"They Wanted Billions": The Family Behind OxyContin Is Accused Of Pushing The Drug To Get Rich

"Most of all, the Sacklers cared about money," a state attorney general said in a complaint. "Millions of dollars were not enough. They wanted billions."

Members of the Sackler family, which became one of America's wealthiest through their company Purdue Pharma, are accused of personally pushing the growth of OxyContin prescriptions to become even richer, despite knowing the risks of the powerful opioid.

The allegations were made by the Massachusetts attorney general in a court filing on Tuesday. It was the first time the Sacklers were so closely tied to Purdue Pharma's promotion of the painkiller OxyContin, which authorities in Massachusetts and other states argue led to the broader opioid crisis.

"Even when Purdue knew people in Massachusetts were addicted and dying, Purdue treated doctors and their patients as targets to sell more drugs. At the top of Purdue, a small group of executives led the deception and pocketed millions of dollars," Attorney General Maura Healey's complaint against the company said. "On behalf of the Commonwealth, the Attorney General asks the Court to end Purdue’s illegal conduct and make Purdue and its culpable executives pay for the harm they inflicted in our state."

Healey sued the company, a number of executives, and eight members of the Sackler family in June on behalf of 670 Massachusetts residents who were prescribed OxyContin, then became addicted to opioids and died. But initially, Purdue insisted portions of court documents related to the Sacklers be redacted. The company has long sought to distance the Sacklers, the 19th-richest family in the US, whose name is attached to major universities and art institutions, from various inquiries involving the company, its operations, and OxyContin.

Tuesday's filing removed many of those redactions and directly accused the Sacklers of leading the alleged misconduct at Purdue and causing much of the opioid epidemic.

"They hired hundreds of workers to carry out their wishes, and they fired those who didn’t sell enough drugs. They got more patients on opioids, at higher doses, for longer, than ever before. They paid themselves billions of dollars," the complaint said. "They are responsible for addiction, overdose, and death that damaged millions of lives. They should be held accountable now."

In 2007, Purdue was ordered to pay $600 million in fines and other payments for misleading doctors, regulators, and patients about the addictive nature of OxyContin. Three executives were also ordered to personally pay millions of dollars.

But according to Healey's lawsuit, the misleading and criminal practices continued, not only at the direction of company executives but also the Sacklers themselves.

"Most of all, the Sacklers cared about money," the complaint said. "Millions of dollars were not enough. They wanted billions. They cared more about money than about patients, or their employees, or the truth."

The complaint includes communications between the Sacklers and Purdue staff, in particular, Richard Sackler. Though he stepped down as president of the company, he continued to be involved in details of sales strategy and marketing, the complaint said. For years after walking away from the company's day-to-day operations, he continued to request detailed reports on drug sales and sales representatives' performance, the complaint said.

"Richard Sackler kept pushing for more sales. After one week of prescriptions
doubled Purdue’s forecast, Richard wrote to the sales staff: 'I had hoped for better results,'" the complaint said.

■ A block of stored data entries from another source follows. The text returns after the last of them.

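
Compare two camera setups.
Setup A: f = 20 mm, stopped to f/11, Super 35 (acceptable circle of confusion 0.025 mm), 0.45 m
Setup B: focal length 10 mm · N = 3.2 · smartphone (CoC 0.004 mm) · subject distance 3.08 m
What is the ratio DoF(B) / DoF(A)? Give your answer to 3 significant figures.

9.82

Setup A: H = 20²/(11×0.025) + 20 ≈ 1474.5 mm; DoF = Df − Dn = 638.86 − 347.32 ≈ 291.54 mm.
Setup B: H = 10²/(3.2×0.004) + 10 ≈ 7822.5 mm; DoF = Df − Dn = 5073.8 − 2211.1 ≈ 2862.7 mm.
Ratio = 2862.7 / 291.54 ≈ 9.82.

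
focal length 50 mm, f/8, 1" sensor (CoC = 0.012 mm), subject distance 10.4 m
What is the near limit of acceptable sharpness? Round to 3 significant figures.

Hyperfocal distance H = f²/(N·c) + f = 50²/(8 × 0.012) + 50 = 2500/0.096 + 50 ≈ 26091.7 mm ≈ 26.09 m.
Near limit Dn = s·(H − f)/(H + s − 2f) = 10400 × (26091.7 − 50) / (26091.7 + 10400 − 2 × 50) = 10400 × 26041.7 / 36391.7 ≈ 7442.2 mm ≈ 7.44 m.

7.44 m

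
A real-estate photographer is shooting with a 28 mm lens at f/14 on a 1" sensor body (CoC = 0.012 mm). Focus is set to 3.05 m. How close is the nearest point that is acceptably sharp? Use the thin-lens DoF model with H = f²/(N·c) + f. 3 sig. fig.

Hyperfocal distance H = f²/(N·c) + f = 28²/(14 × 0.012) + 28 = 784/0.168 + 28 ≈ 4694.7 mm ≈ 4.695 m.
Near limit Dn = s·(H − f)/(H + s − 2f) = 3050 × (4694.7 − 28) / (4694.7 + 3050 − 2 × 28) = 3050 × 4666.7 / 7688.7 ≈ 1851.2 mm ≈ 1.85 m.

1.85 m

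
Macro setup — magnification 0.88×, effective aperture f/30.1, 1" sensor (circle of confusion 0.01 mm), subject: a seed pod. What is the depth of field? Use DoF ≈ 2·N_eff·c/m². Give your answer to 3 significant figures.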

A confidential memo between family members laid out Purdue's strategy: to keep more people on higher doses of opioids for longer amounts of time, the complaint said.

But by 2017, the tide was turning. Multiple newspaper investigations chronicled the dangers of prescription opioids, families affected by addiction were speaking out, and government agencies like the Centers for Disease Control and Prevention had also confirmed that opioids were killing patients at unprecedented rates. Purdue staff recommended the Sackler family create a foundation to help solve the opioid crisis and focus its marketing on more limited prescriptions that were appropriate for patients' pain.

"The Sacklers did not redirect the company toward appropriate use or create the
suggested family foundation," the complaint said. "Instead, they decided to sell harder."

In a statement, Purdue said their medicines represented only 2% of opioid pain prescriptions, and the lawsuit unfairly blamed the company for a complicated public health crisis. It also defended its work in complying with marketing requirements set by the previous lawsuit settlement, and its efforts to make OxyContin less prone to abuse.

"Massachusetts’ amended complaint irresponsibly and counterproductively casts every prescription of OxyContin as dangerous and illegitimate, substituting its lawyers’ sensational allegations for the expert scientific determinations of the Food and Drug Administration (FDA) and completely ignoring the millions of patients who are prescribed Purdue Pharma’s medicines for the management of their severe chronic pain," the statement said.

The company also said most overdose deaths in Massachusetts were caused by heroin and illegal use of fentanyl, not its prescription opioids.

"Purdue and the individual defendants will aggressively defend against these misleading allegations," the statement said. "In the meantime, we continue to fight for balance in the public discourse so that society can simultaneously help pain patients in need and create real solutions to the complex problem of addiction."